What is it about a title story? It always feels, to me, like the key to the collection. And while it’s true that sometimes a title story is my favourite in a collection, other times, as with “Dance of the Happy Shades”, I wondered why it was selected to bestow its title on the collection. What was it about Miss Marsalles and her piano recitals (er, parties) that set apart this story from the rest?
But I’m getting ahead of myself because first there was “A Trip to the Coast” and “The Peace of Utrecht” to think about.
Each has some interesting older female characters to consider. The grandmother in “A Trip to the Coast” is 78, which she confides to her grand daughter May, although she apparently has kept this fact to herself her entire life. It turns out that there is a significance to her having shared that bit, but readers don’t learn that until later in the story.
Meantime, the grandmother has suggested that the two of them take a trip to the coast. The idea conjures up lovely images for May, who is undoubtedly bored silly in Black Horse, which seems too small to even be called a town, consisting of three houses and a store, a cemetery and an old livery shed. But that’s all the town needs for this story, as it turns out. (And all this story needs is a signature-Alice-Munro ending, as it turns out.)
In “The Peace of Utrecht”, we are introduced to two older female characters Aunt Annie (the emotional one) and Auntie Lou (who isn’t), alongside two sisters in their 30s, Maddy (the daughter who stayed to look after their infirm mother) and Helen (who didn’t).
We meet the older women through Helen’s eyes. She observes:
“As I watch my entertaining old aunts I wonder if old people play such stylized and simplified roles with us because they are afraid that anything more honest might try our patience; or if they do it out of delicacy — to fill the social time — when in reality they feel so far away from us that there is no possibility of communicating with us at all.”
And so it seems is the case, also, with the older female character of Miss Marsalles in “Dance of the Happy Shades”. It seems as though there are many things which she simply does not trouble to explain, perhaps because she simply believes it’s impossible to put them into words.
For her annual party, Mrs. Marsalles might be found “waiting in the entrance hall with the tiled floor and the dark, church-vestry smell, wearing rouge, an antique hairdo adopted only on this occasion, and a floor-length dress of plum and pinkish splotches that might have been made out of old upholstery material, startled no one but the youngest children.”
But that was when the party was held in a larger home on a street in Rosedale. Then Miss Marsalles moves to Bank Street. And then she moved to Bala Street. Which is where this year’s party is taking place.

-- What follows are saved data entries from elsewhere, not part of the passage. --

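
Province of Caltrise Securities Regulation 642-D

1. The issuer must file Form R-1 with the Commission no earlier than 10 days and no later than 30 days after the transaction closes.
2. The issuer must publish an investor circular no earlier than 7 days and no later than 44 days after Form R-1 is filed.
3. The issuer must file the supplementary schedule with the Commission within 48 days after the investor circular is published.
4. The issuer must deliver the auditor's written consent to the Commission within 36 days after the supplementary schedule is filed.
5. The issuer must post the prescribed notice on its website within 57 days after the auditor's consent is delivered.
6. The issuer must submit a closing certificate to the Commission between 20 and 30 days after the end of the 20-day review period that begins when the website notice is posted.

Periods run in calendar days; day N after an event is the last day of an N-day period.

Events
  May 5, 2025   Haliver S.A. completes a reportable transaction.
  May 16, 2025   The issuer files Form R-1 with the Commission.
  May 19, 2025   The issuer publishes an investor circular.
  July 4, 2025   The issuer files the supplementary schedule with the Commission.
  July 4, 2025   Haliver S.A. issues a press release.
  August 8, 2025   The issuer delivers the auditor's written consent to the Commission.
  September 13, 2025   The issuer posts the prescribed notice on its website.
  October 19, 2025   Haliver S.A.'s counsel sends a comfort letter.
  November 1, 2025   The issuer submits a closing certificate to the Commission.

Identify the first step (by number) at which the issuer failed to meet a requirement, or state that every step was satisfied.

Step 2

Step 1 — 10 and 30 days from May 5, 2025 (when the transaction closes) are May 15, 2025 and June 4, 2025 respectively; done May 16, 2025, which is between those dates.
Step 2 — 7 and 44 days from May 16, 2025 (when Form R-1 is filed) are May 23, 2025 and June 29, 2025 respectively; done May 19, 2025 — 4 days before the window opened.
The procedure was therefore not followed at step 2.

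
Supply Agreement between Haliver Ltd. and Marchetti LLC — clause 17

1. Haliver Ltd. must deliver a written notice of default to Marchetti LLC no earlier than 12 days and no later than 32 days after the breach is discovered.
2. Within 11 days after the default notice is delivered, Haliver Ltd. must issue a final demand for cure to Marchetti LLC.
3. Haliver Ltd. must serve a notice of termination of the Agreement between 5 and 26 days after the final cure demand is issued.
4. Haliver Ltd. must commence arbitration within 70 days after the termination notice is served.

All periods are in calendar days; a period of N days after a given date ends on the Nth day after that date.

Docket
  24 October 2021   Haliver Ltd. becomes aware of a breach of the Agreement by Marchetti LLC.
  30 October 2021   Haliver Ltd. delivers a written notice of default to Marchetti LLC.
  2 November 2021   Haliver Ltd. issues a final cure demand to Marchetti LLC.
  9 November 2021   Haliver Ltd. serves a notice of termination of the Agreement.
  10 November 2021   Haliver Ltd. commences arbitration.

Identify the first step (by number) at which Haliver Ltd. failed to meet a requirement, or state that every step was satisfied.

Step 1 — 12 and 32 days from 24 October 2021 (when the breach is discovered) are 5 November 2021 and 25 November 2021 respectively; done 30 October 2021 — 6 days before the window opened.

Step 1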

And the smaller, significantly-less-well-to-do address is only one aspect of the challenges of this annual event. The sandwiches: oh my, have you seen the sandwiches? ::amplifed tsk-ing::
At first I couldn’t figure out why this story was selected to share its title with the collection, but now that I’ve thought about it, here is my clue:
“But it seems that the girl’s playing like this is something she always expected, and she finds it natural and satisfying; people who believe in miracles do not make much fuss when they actually encounter one.”
Just as Miss Marsalles spots a miracle in the everyday, Alice Munro points to the extraordinary in the ordinary. Her stories remind us that miracles happen every day. One little girl gives the ring from her Cracker Jack box to another little girl. A gate is left open so that a horse can escape slaughter. A boy asks a girl to dance. A woman finds herself a room in which to write stories. Not a lot of fuss in these stories, but they sparkle all the same.
Walker Brothers Cowboy; The Shining Houses; Images JAN19
Thanks for the ride; The Office; An Ounce of Cure (above) JAN26
The Time of Death; Day of the Butterfly; Boys and Girls FEB16
Postcard; Red Dress – 1946; Sunday Afternoon FEB23
A Trip to the Coast; The Peace of Utrecht; Dance of the Happy Shades (above)
Next up in the Must-Read-Everything Alice Munro project?
Beginning on March 9th, Lives of Girls and Women:
The Flats Road; Heirs of the Living Body MAR9
Princess Ida; Age of Faith MAR16
Changes and Ceremonies; Lives of Girls and Women MAR23
Baptizing; Epilogue: The Photographer MAR30
Read them on the bus, in the waiting room, standing in line, in the bath, with lemon cakes, after dinner, before breakfast. Short stories fit perfectly into small pockets of reading time.